Internal Revenue Code 6339 and Code of Federal Regulations 301.6335-1 provide that the right, title and interest of the taxpayer is sold pursuant to a seizure for a federal tax lien subject to outstanding encumbrances which are superior to the lien of the United States. Code section 6339 provides that junior liens are discharged. There is no mention of any notice requirement in order to extinguish them. What conclusion, then, can be drawn as to the status of the various liens in the above example? First it must be determined which encumbrances are superior and which junior.

The federal tax becomes a lien on the date of assessment although no notice is filed. A mortgage which predates an assessment is superior to the United States lien. Code section 6323 grants priority to a judgment filed between the date of assessment and the filing of the Notice of Federal Tax Lien. It does not afford such priority to the State's warrants.

Although the Code does not appear to require notice to cut off junior lienors' rights, Mennonite issues should immediately spring to mind. In fact, a review of the case law in this area turns up Verba v. Ohio Casualty Insurance Co. and the United States of America, wherein the 6th Circuit, relying on Mennonite, held that a judgment creditor is entitled to more notice than mere publication.

Internal Revenue Code 6340 requires the District Director to keep a record for each seizure sale and sets forth what information is to be included.
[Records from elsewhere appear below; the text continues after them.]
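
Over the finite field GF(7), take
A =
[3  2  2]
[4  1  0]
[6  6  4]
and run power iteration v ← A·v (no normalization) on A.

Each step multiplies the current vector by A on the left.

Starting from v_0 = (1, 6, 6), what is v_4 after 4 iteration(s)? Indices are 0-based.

v_0 = (1, 6, 6).
v_1 = A·v_0 = (6, 3, 3).
v_2 = A·v_1 = (2, 6, 3).
v_3 = A·v_2 = (3, 0, 4).
v_4 = A·v_3 = (3, 5, 6).

v_4 = (3, 5, 6)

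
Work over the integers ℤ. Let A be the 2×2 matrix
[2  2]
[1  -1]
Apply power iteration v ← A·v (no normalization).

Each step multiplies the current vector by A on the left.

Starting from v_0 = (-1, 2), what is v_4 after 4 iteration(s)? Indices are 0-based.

v_0 = (-1, 2).
v_1 = A·v_0 = (2, -3).
v_2 = A·v_1 = (-2, 5).
v_3 = A·v_2 = (6, -7).
v_4 = A·v_3 = (-2, 13).

v_4 = (-2, 13)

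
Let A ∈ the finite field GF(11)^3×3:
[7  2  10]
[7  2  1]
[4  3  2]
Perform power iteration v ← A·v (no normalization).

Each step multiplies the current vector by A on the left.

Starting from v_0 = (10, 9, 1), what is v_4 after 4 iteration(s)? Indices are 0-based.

v_4 = (2, 1, 3)

v_0 = (10, 9, 1).
v_1 = A·v_0 = (10, 1, 3).
v_2 = A·v_1 = (3, 9, 5).
v_3 = A·v_2 = (1, 0, 5).
v_4 = A·v_3 = (2, 1, 3).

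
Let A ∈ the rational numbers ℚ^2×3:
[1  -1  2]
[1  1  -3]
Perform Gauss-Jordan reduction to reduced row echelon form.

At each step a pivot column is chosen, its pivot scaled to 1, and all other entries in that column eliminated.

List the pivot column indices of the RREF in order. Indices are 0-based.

pivot columns: 0, 1

[1] R0 /= 1  ⇒  (1, -1, 2)
     R1 -= 1·R0  ⇒  (0, 2, -5)
[2] R1 /= 2  ⇒  (0, 1, -5/2)
     R0 -= -1·R1  ⇒  (1, 0, -1/2)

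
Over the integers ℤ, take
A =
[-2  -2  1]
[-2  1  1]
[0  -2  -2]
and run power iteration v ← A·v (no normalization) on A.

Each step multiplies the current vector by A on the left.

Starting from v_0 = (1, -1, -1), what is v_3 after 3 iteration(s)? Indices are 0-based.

v_0 = (1, -1, -1).
v_1 = A·v_0 = (-1, -4, 4).
v_2 = A·v_1 = (14, 2, 0).
v_3 = A·v_2 = (-32, -26, -4).

v_3 = (-32, -26, -4)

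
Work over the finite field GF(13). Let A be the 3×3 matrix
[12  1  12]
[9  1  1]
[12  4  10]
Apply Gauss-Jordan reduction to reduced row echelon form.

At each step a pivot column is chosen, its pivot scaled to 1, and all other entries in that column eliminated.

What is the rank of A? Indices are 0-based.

rank = 3

[1] R0 /= 12  ⇒  (1, 12, 1)
     R1 -= 9·R0  ⇒  (0, 10, 5)
     R2 -= 12·R0  ⇒  (0, 3, 11)
[2] R1 /= 10  ⇒  (0, 1, 7)
     R0 -= 12·R1  ⇒  (1, 0, 8)
     R2 -= 3·R1  ⇒  (0, 0, 3)
[3] R2 /= 3  ⇒  (0, 0, 1)
     R0 -= 8·R2  ⇒  (1, 0, 0)
     R1 -= 7·R2  ⇒  (0, 1, 0)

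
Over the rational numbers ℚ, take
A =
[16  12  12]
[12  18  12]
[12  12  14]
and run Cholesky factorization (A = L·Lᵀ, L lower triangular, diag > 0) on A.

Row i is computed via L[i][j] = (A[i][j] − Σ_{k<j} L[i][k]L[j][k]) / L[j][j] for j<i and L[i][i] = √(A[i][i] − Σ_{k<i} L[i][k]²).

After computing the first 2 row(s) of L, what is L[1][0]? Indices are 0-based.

Step 1: L[0][0] = √(16) = 4.
  L[1][0] = (12) / L[0][0] = 3.
Step 2: L[1][1] = √(9) = 3.

L[1][0] = 3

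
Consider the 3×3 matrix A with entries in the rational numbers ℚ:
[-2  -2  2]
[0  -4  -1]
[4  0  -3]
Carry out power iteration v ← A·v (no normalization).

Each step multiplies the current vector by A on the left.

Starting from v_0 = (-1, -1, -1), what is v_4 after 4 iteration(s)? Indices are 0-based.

v_0 = (-1, -1, -1).
v_1 = A·v_0 = (2, 5, -1).
v_2 = A·v_1 = (-16, -19, 11).
v_3 = A·v_2 = (92, 65, -97).
v_4 = A·v_3 = (-508, -163, 659).

v_4 = (-508, -163, 659)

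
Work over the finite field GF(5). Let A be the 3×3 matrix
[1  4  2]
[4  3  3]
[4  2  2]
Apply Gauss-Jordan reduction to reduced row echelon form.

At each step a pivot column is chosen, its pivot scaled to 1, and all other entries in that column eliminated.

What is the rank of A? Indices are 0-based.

rank = 3

pivot(0,0)=1: scale R0 → (1, 4, 2)
  clear (1,0): R1 −= (4)R0 → (0, 2, 0)
  clear (2,0): R2 −= (4)R0 → (0, 1, 4)
pivot(1,1)=2: scale R1 → (0, 1, 0)
  clear (0,1): R0 −= (4)R1 → (1, 0, 2)
  clear (2,1): R2 −= (1)R1 → (0, 0, 4)
pivot(2,2)=4: scale R2 → (0, 0, 1)
  clear (0,2): R0 −= (2)R2 → (1, 0, 0)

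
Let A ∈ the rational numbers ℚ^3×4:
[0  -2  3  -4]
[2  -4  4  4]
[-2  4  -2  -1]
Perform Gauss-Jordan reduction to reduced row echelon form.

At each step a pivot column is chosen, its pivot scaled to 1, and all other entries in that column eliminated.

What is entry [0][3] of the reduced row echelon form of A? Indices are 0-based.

M[0][3] = 15/2

step 1: exchange rows 0,1
step 1: normalize row 0 (÷2) = (1, -2, 2, 2)
  row 2: subtract -2×row0 = (0, 0, 2, 3)
step 2: normalize row 1 (÷-2) = (0, 1, -3/2, 2)
  row 0: subtract -2×row1 = (1, 0, -1, 6)
step 3: normalize row 2 (÷2) = (0, 0, 1, 3/2)
  row 0: subtract -1×row2 = (1, 0, 0, 15/2)
  row 1: subtract -3/2×row2 = (0, 1, 0, 17/4)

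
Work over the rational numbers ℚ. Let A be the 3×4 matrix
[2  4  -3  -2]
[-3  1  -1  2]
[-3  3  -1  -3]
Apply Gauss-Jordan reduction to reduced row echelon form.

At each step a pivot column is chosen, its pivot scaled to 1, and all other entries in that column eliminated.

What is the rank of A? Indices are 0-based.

[1] R0 /= 2  ⇒  (1, 2, -3/2, -1)
     R1 -= -3·R0  ⇒  (0, 7, -11/2, -1)
     R2 -= -3·R0  ⇒  (0, 9, -11/2, -6)
[2] R1 /= 7  ⇒  (0, 1, -11/14, -1/7)
     R0 -= 2·R1  ⇒  (1, 0, 1/14, -5/7)
     R2 -= 9·R1  ⇒  (0, 0, 11/7, -33/7)
[3] R2 /= 11/7  ⇒  (0, 0, 1, -3)
     R0 -= 1/14·R2  ⇒  (1, 0, 0, -1/2)
     R1 -= -11/14·R2  ⇒  (0, 1, 0, -5/2)

rank = 3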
For this purpose the Service uses a form entitled "Record of Seizure and Sale of Real Estate." However, it is usually referred to by its form "number": Record 21.

Lienors are listed on another form, Form 2434-B, which may or may not be attached to the Record 21. This form advises that the IRS "does not warrant the correctness or completeness of the...information. Bidders should...verify for themselves the validity, priority, and amount of encumbrances...each party listed...was mailed a notice of sale..."

A cautious examiner would, therefore, review the Record and Form 2434-B despite the Code's assertion that junior liens are discharged.

My request for the Record 21 for the case above was met with surprise. I was told by one individual that, in 16 years, no one had ever asked him for one. Even assuming that to be an exaggeration it is probable that very few are requested because title examiners may take 6339 at its word and consider the junior lienors' rights to be extinguished, without more.

Indeed, the person I spoke with stated that they send notices to lienors because they feel anyone with an interest "should" get a notice, but that they consider the liens discharged whether a notice is sent or not.

The Form 2434-B for the above case listed the mortgage, the first federal lien, the Commissioner of Labor warrant, the second federal lien, followed by the Commissioner of Taxation and Finance warrant. The judgment is not listed so presumably that creditor was not sent a notice.

Can an examiner conclude that the mortgage and the judgment remain liens and that the federal and state liens are gone?

In the ordinary case a purchaser at an execution sale would acquire H's interest free of the subordinate lienors who were notified but subject to W's right of survivorship. Here, however, W's purchase operates as a redemption, not only leaving H in title, but reviving the two warrants, as well.

Now assume the same facts as above with the added feature that the parties divorced in 1990. Same result. The tenancy by the entirety was severed by divorce, but the parties continued in a co-tenancy relationship as tenants in common. This made W's purchase a redemption which retained H's title. Both parties will be needed to convey and all the non-federal liens will survive. However, the U.S. could now force a sale of the entire property to satisfy H's tax liability, though only out of his share of the equity. W would be paid her share of the equity out of the proceeds.